What started out as a business at the farmers market circuit expanded to street food events, food truck events, and also craft expos. Now, with a brick-and-mortar in Restaurant Row, Enomoto prepares a number of sausage sandwiches that put an innovative twist rooted in comfort. The Chorizo captures the street food experience with accents of corn elote salsa, cotija cheese, pickled onions, cilantro, and a curious sprinkling of Hot Cheetos dust. A Chinese-inspired Char Siu sausage comes with cucumber, pickled vegetables, spicy hoisin sauce, and cilantro but the Thai Chicken combines flavors of vegetable green curry, herb salad, pickled onions, pickled jalapeno, and toasted coconut into a racy sandwich. Burgers and a fried chicken sandwich round out the menu.
Island Sausage >> Get a special offer!
Restaurant Row, 500 Ala Moana Blvd., Honolulu, HI
Mon-Fri, 11:00am – 6:00pm; Sat, 2:00 – 8:00pm
5) Mana Sandwiches
Recently opened in Ala Moana Center’s The Lanai food court, Mana Sandwiches is the sister company to BRUG Bakery. Using the fluffy bread from BRUG Bakery, Mana Sandwiches prides itself on being a Japanese sandwich boutique.

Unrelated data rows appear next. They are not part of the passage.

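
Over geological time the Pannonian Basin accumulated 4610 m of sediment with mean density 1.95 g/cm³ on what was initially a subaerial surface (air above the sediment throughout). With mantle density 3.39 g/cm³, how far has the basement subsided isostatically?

2650 m

Subaerial load: s = t ρ_sed / ρ_m = 4610 m × 1.95/3.39 = 2650 m.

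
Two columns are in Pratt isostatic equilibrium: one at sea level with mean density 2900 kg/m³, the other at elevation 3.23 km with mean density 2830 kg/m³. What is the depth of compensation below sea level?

131 km

ρ_ref D = ρ (D + h) → D (ρ_ref − ρ) = ρ h.
D = ρ h/(ρ_ref − ρ) = 2830 × 3.23 km/(2900 − 2830) = 131 km.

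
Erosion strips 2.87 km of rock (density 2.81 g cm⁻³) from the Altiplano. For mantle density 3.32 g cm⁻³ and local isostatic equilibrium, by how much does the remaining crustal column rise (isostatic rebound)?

2.43 km

Unloading: uplift u = e ρ_c/ρ_m = 2.87 km × 2.81/3.32 = 2.43 km.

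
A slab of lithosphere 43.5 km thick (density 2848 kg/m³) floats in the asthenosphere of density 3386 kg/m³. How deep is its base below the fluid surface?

Draft d = t ρ_obj/ρ_fluid = 43.5 km × 2848/3386 = 36.6 km.

36.6 km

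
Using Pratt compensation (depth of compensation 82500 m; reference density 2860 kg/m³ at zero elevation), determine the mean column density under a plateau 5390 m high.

2680 kg/m³

Pratt balance: ρ_ref D = ρ (D + h).
ρ = ρ_ref D/(D + h) = 2860 × 82500 m/(82500 m + 5390 m) = 2680 kg/m³.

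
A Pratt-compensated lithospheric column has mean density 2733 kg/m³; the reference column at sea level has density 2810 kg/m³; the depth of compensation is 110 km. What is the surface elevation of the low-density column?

ρ_ref D = ρ (D + h) → h = D (ρ_ref − ρ)/ρ.
h = 110 km × (2810 − 2733)/2733 = 3.1 km.

3.1 km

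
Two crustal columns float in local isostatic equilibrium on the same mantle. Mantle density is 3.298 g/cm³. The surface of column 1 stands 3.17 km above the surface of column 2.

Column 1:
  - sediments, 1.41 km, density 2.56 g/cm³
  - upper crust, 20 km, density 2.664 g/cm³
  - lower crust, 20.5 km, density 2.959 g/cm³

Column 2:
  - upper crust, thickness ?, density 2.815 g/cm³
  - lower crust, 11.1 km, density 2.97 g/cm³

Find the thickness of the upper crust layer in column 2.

13.6 km

Take the compensation level at the base of the deeper column (depth z_c below the surface of column 1) and equate Σ ρ_i t_i down to z_c; mantle fills any gap and the z_c terms cancel.
Column 1: 1.41×2.56 + 20×2.664 + 20.5×2.959 + (z_c − 41.91)×3.298
Column 2: 3.17×0 + x×2.815 + 11.1×2.97 + (z_c − 3.17 − 11.1 − x)×3.298
The z_c×3.298 term appears on both sides and cancels. Collect the known terms of each column as K = Σ(ρt)_known − 3.298 × (depth of known layers): K_1 = 117.5491 − 3.298×41.91 = −20.67008; K_2 = 32.967 − 3.298×(3.17 + 11.1) = −14.09546.
Balance: K_1 = K_2 − x×(3.298 − 2.815), so x = (K_2 − K_1)/(3.298 − 2.815) = 6.57462/0.483 = 13.6 km.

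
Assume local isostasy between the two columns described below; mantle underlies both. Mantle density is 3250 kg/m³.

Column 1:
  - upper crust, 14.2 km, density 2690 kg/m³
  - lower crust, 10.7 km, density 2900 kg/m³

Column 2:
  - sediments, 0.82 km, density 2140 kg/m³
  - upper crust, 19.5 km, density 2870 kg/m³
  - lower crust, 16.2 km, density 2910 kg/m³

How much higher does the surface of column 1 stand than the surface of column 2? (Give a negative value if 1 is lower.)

For any compensation level in the mantle, the mantle terms cancel and isostasy reduces to e = (Σt_1 − Σt_2) − (Σ(ρt)_1 − Σ(ρt)_2) / ρ_m.
Σt_1 = 24.9 km; Σt_2 = 36.52 km; Σ(ρt)_1 = 69228; Σ(ρt)_2 = 104861.8 (in km·kg/m³).
e = (24.9 − 36.52) − (69228 − 104861.8) / 3250 = −0.656 km.

−0.656 km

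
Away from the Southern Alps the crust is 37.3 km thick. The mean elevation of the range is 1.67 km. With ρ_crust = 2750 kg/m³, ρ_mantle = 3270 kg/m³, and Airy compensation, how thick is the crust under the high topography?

47.8 km

Root depth r = h ρ_c / (ρ_m − ρ_c) = 1.67 km × 2750 / 520 = 8.832 km.
Total thickness = T + h + r = 37.3 km + 1.67 km + 8.832 km = 47.8 km.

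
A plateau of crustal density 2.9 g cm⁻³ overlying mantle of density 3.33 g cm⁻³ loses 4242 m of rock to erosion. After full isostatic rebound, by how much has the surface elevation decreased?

548 m

Rebound u = e ρ_c/ρ_m = 4242 m × 2.9/3.33 = 3694 m.
Net surface drop = e − u = 4242 m − 3694 m = e (ρ_m − ρ_c)/ρ_m = 548 m.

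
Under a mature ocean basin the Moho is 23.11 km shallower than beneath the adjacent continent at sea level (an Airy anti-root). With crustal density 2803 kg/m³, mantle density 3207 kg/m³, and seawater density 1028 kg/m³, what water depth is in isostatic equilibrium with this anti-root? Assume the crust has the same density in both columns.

Replacing a thickness d of crust by seawater at the top must be balanced by replacing crust with mantle at the base: d (ρ_c − ρ_w) = a (ρ_m − ρ_c).
d = a (ρ_m − ρ_c)/(ρ_c − ρ_w) = 23.11 km × 404/1775 = 5.26 km.

5.26 km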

Besides the traditional flavors of egg salad and ham & cheese, Mana Sandwiches gives patrons a reason to be more adventurous, with taste-tempting sandwiches as teriyaki chicken avocado, sukiyaki beef, mentai potato (ethereally whipped potato salad infused with spicy cod roe), and mushroom katsu (cutlet).
And no Japanese sandwich shoppe would be complete with the gamut of fruits sando offerings–fresh fruits sandwiched in white bread with premium heavy whipping cream: strawberry, mango, banana & Oreo cream, kiwi, mixed fruits, strawberry Nutella cream, matcha anko mochi (green tea with sweetened red bean paste and rice cake), and much more!
Ala Moana Center, Lanai Food Court, 1450 Ala Moana Blvd., Honolulu, HI
Sun-Sat, 9:00am – 7:00pm
So put down that butter knife and spare the mysterious luncheon meat for a day and give one of these creative sandwich shops a try. It probably won’t bring back childhood memories, but you will have a new set of grown up recollections to last you throughout the rest of your adulthood.